Here on the ship, the sound of Duncan’s voice sometimes caused Sam such pain that even if Duncan weren’t always blocking his way to Axel, he would have wanted to strike him. He’d come around a corner, find Axel and Duncan, catch Axel’s eye, see Axel wave — and then Duncan would turn and smile falsely, and he’d keep moving until he ran into Bessie, which would spin him in yet another direction. Then at night, lying like one of a long row of larvae among his canvas-shrouded fellow passengers, he’d return to his night in the boat, when Bessie’s knees and shins had pressed uncomfortably into his lower back. With every stroke of the oar he freed himself briefly from that pressure, only to thump back into her bones. He came to hate her legs, then to hate her. But later, when they stopped rowing and waited for the sun to come up, he grew so cold that he sought her legs on purpose. Her shivering shook Sam’s body too, and also that of Aaron, her little boy, who was pressed into the hollow between her chest and her bent knees. Aaron’s whole right side — shoulder, arm, torso, leg — over the course of those hours also pressed itself against Sam’s back. All the adults faced the same way, unable to see each other’s expressions, sensing their levels of misery through the contact of their wet flesh. Bessie’s crying passed from her chest through Aaron’s side and into Sam’s back, and his groans passed the other way, a wave moving through the boat. Her back had to be pressed into someone else’s legs, and that person’s back to the next and the next and the next.
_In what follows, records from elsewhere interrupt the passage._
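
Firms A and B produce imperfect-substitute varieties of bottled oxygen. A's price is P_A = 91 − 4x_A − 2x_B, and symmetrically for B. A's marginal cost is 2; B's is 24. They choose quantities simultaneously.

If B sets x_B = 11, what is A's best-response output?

8.375

Firm A's profit: π = x_A(91 − 4x_A − 2x_B) − 2x_A.
∂π/∂x_A = 89 − 8x_A − 2x_B = 0 ⇒ x_A = 11.125 − 0.25x_B.
At x_B = 11: x_A = 11.125 − 0.25·11 = 8.375.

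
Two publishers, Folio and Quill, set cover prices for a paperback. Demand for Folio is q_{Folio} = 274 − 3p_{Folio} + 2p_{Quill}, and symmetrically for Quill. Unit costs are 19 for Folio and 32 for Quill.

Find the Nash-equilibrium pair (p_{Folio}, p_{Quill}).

Folio's profit: π = (p_{Folio} − 19)(274 − 3p_{Folio} + 2p_{Quill}).
∂π/∂p_{Folio} = 331 − 6p_{Folio} + 2p_{Quill} = 0 ⇒ p_{Folio} = 331/6 + (1/3)p_{Quill}.
Similarly p_{Quill} = 185/3 + (1/3)p_{Folio}.
Substituting the second reaction function into the first: p_{Folio} = 331/6 + (1/3)(185/3 + (1/3)p_{Folio}), which gives (8/9)p_{Folio} = 1363/18 ⇒ p_{Folio} = 85.1875.
Then p_{Quill} = 185/3 + (1/3)·85.1875 = 90.0625.

85.1875, 90.0625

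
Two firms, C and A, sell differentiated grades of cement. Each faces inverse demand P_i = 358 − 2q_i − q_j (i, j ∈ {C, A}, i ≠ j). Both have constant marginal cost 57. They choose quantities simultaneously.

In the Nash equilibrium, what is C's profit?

Firm C's profit: π = q_C(358 − 2q_C − q_A) − 57q_C.
∂π/∂q_C = 301 − 4q_C − q_A = 0 ⇒ q_C = 75.25 − 0.25q_A.
The game is symmetric, so in equilibrium q_A = q_C: the reaction function gives 1.25q_C = 75.25, hence q_C = 60.2.
P_C = 358 − 2·60.2 − 60.2 = 177.4.
Profit = (177.4 − 57)·60.2 = 7248.08.

7248.08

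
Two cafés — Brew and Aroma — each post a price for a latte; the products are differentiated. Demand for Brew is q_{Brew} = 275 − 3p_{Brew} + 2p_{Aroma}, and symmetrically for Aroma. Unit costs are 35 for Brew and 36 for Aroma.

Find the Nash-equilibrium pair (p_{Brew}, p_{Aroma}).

95.1875, 95.5625

Brew's profit: π = (p_{Brew} − 35)(275 − 3p_{Brew} + 2p_{Aroma}).
∂π/∂p_{Brew} = 380 − 6p_{Brew} + 2p_{Aroma} = 0 ⇒ p_{Brew} = 190/3 + (1/3)p_{Aroma}.
Similarly p_{Aroma} = 383/6 + (1/3)p_{Brew}.
Substituting the second reaction function into the first: p_{Brew} = 190/3 + (1/3)(383/6 + (1/3)p_{Brew}), which gives (8/9)p_{Brew} = 1523/18 ⇒ p_{Brew} = 95.1875.
Then p_{Aroma} = 383/6 + (1/3)·95.1875 = 95.5625.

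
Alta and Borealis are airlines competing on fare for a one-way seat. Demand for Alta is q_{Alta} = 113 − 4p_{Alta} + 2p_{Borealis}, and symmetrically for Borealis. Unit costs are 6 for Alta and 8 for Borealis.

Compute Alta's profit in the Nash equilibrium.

Alta's profit: π = (p_{Alta} − 6)(113 − 4p_{Alta} + 2p_{Borealis}).
∂π/∂p_{Alta} = 137 − 8p_{Alta} + 2p_{Borealis} = 0 ⇒ p_{Alta} = 17.125 + 0.25p_{Borealis}.
Similarly p_{Borealis} = 18.125 + 0.25p_{Alta}.
Substituting the second reaction function into the first: p_{Alta} = 17.125 + 0.25(18.125 + 0.25p_{Alta}), which gives 0.9375p_{Alta} = 693/32 ⇒ p_{Alta} = 23.1.
Then p_{Borealis} = 18.125 + 0.25·23.1 = 23.9.
q_{Alta} = 113 − 4·23.1 + 2·23.9 = 68.4.
Profit = (23.1 − 6)·68.4 = 1169.64.

1169.64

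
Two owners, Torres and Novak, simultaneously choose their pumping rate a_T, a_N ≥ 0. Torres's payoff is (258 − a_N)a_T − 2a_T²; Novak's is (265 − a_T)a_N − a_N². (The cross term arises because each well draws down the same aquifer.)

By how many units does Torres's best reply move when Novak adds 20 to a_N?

-5

Expanding Torres's payoff: 258a_T − a_Na_T − 2a_T².
∂π/∂a_T = 258 − a_N − 4a_T = 0, so a_T = 64.5 − 0.25a_N.
The reaction-function slope is −0.25, so a 20-unit rise in a_N moves a_T by −0.25 × 20 = −5. Torres's best response falls — the actions are strategic substitutes.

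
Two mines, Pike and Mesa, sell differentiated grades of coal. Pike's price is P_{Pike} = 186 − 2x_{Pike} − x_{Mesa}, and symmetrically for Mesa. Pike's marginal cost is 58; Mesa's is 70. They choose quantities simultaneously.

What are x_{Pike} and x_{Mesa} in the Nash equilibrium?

Mine Pike's profit: π = x_{Pike}(186 − 2x_{Pike} − x_{Mesa}) − 58x_{Pike}.
∂π/∂x_{Pike} = 128 − 4x_{Pike} − x_{Mesa} = 0 ⇒ x_{Pike} = 32 − 0.25x_{Mesa}.
Similarly x_{Mesa} = 29 − 0.25x_{Pike}.
Plugging x_{Mesa} into Pike's best response: x_{Pike} = 32 − 0.25(29 − 0.25x_{Pike}) ⇒ 0.9375x_{Pike} = 24.75, so x_{Pike} = 26.4.
Then x_{Mesa} = 29 − 0.25·26.4 = 22.4.

26.4, 22.4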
Each time he went over this, he imagined that Axel was listening and that he in turn would describe his own night.

Meanwhile the City of Flint kept steaming sturdily through the waves, miles passing but far too slowly: how to get through the days? A grim-faced doctor, still waiting for word of his wife and daughter, busied himself by organizing the ship’s hospital, stitching up the survivors’ wounds, tending to burns and scrapes. He’d been in a boat that overturned and had spent hours floating alone, clinging to a bit of rudder. What, Sam wondered, did he think of when he stopped working? A Canadian girl, ten years old, had been struck on the head by a falling beam when the torpedo first hit the Athenia and, although she’d been conscious during the night in the lifeboats and her first day on the City of Flint , had fallen into a coma; the doctor watched over her closely, and Sam would sometimes sit beside her, reading out loud from a novel Laurel had loaned him.